"The fleet will have all it can do to keep the sea, against the navies of France and Spain. They will do what they can, you may be sure; but the enemy well know that it is only by starving us out that they can hope to take the place, and I expect they will put such a fleet here that it will be mighty difficult for even a boat to find its way in between them."
"Do you know about the other sieges?" Mrs. O'Halloran asked. "Of course, I know something about the last siege; but I know nothing about the history of the Rock before that, and of course Gerald doesn't know."
"And why should I, Carrie? You don't suppose that when I was at school, at Athlone, they taught me the history of every bit of rock sticking up on the face of the globe? I had enough to do to learn about the old Romans--bad cess to them, and all their bothering doings!"
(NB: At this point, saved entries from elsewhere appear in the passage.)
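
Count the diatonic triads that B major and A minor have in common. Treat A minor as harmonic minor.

Diatonic triads of B major: B major (I), C# minor (ii), D# minor (iii), E major (IV), F# major (V), G# minor (vi), A# diminished (vii°).
Diatonic triads of A minor (harmonic minor): A minor (i), B diminished (ii°), C augmented (III+), D minor (iv), E major (V), F major (VI), G# diminished (vii°).
Matching root and quality in both lists: E major.
That gives 1 common triad.

1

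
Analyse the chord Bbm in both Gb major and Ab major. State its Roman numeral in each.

iii in Gb major; ii in Ab major

The scale of Gb major is Gb Ab Bb Cb Db Eb F; Bb is degree 3, and the triad built there (Bb-Db-F) is minor, so it is iii.
The scale of Ab major is Ab Bb C Db Eb F G; Bb is degree 2, and the triad built there (Bb-Db-F) is minor, so it is ii.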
"I can tell you about it, Mrs. O'Halloran," Teddy Burke said. "Bob's professor, who comes to have a talk with me for half an hour every day, has been telling me all about it; and if Gerald will move himself, and mix me a glass of grog to moisten my throat, I will give you the whole story of it.
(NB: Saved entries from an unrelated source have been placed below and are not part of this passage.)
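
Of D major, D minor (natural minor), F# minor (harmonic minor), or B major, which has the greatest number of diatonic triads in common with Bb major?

Triads of Bb major: Bb (I), Cm (ii), Dm (iii), Eb (IV), F (V), Gm (vi), Adim (vii°).
D major shares 0: none.
D minor (natural minor) shares 4: Bb, Dm, F, Gm.
F# minor (harmonic minor) shares 0: none.
B major shares 0: none.
The most common triads (4) are shared with D minor.

D minor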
"You know, no doubt, that it was called Mount Calpe, by Gerald's friends the Romans; who called the hill opposite there Mount Abyla, and the two together the Pillars of Hercules. But beyond giving it a name, they don't seem to have concerned themselves with it; nor do the Phoenicians or Carthaginians, though all of them had cities out in the low country.
"It was when the Saracens began to play their games over here that we first hear of it. Roderic, you know, was king of the Goths, and seems to have been a thundering old tyrant; and one of his nobles, Julian--who had been badly treated by him--went across with his family into Africa, and put up Mousa, the Saracen governor of the province across there, to invade Spain. They first of all made a little expedition--that was in 711--with one hundred horse, and four hundred foot. They landed over there at Algeciras and, after doing some plundering and burning, sailed back again, with the news that the country could be conquered. So next year twelve thousand men, under a chief named Tarik, crossed and landed on the flat between the Rock and Spain. He left a party here to build the castle; and then marched away, defeated Roderic and his army at Xeres, and soon conquered the whole of Spain, except the mountains of the north.
"We don't hear much more of Gibraltar for another six hundred years. Algeciras had become a fortress of great strength and magnificence, and Gibraltar was a mere sort of outlying post. Ferdinand the Fourth of Spain besieged Algeciras for years, and could not take it; but a part of his army attacked Gibraltar, and captured it. The African Moors came over to help their friends, and Ferdinand had to fall back; but the Spaniards still held Gibraltar--a chap named Vasco Paez de Meira being in command.
"In 1333 Abomelique, son of the Emperor of Fez, came across with an army and besieged Gibraltar. Vasco held out for five months, and was then starved into surrender, just as Alonzo the Eleventh was approaching to his assistance. He arrived before the town, five days after it surrendered, and attacked the castle; but the Moors encamped on the neutral ground in his rear, and cut him off from his supplies; and he was obliged at last to negotiate, and was permitted to retire. He was not long away. Next time he attacked Algeciras; which, after a long siege, he took in 1343.
"In 1349 there were several wars in Africa, and he took advantage of this to besiege Gibraltar. He was some months over the business, and the garrison were nearly starved out; when pestilence broke out in the Spanish camp, by which the king and many of his soldiers died, and the rest retired.
"It was not until sixty years afterwards, in 1410, that there were fresh troubles; and then they were what might be called family squabbles. The Africans of Fez had held the place, till then; but the Moorish king of Grenada suddenly advanced upon it, and took it. A short time afterwards, the inhabitants rose against the Spanish Moors, and turned them out, and the Emperor of Morocco sent over an army to help them; but the Moors of Grenada besieged the place, and took it by famine.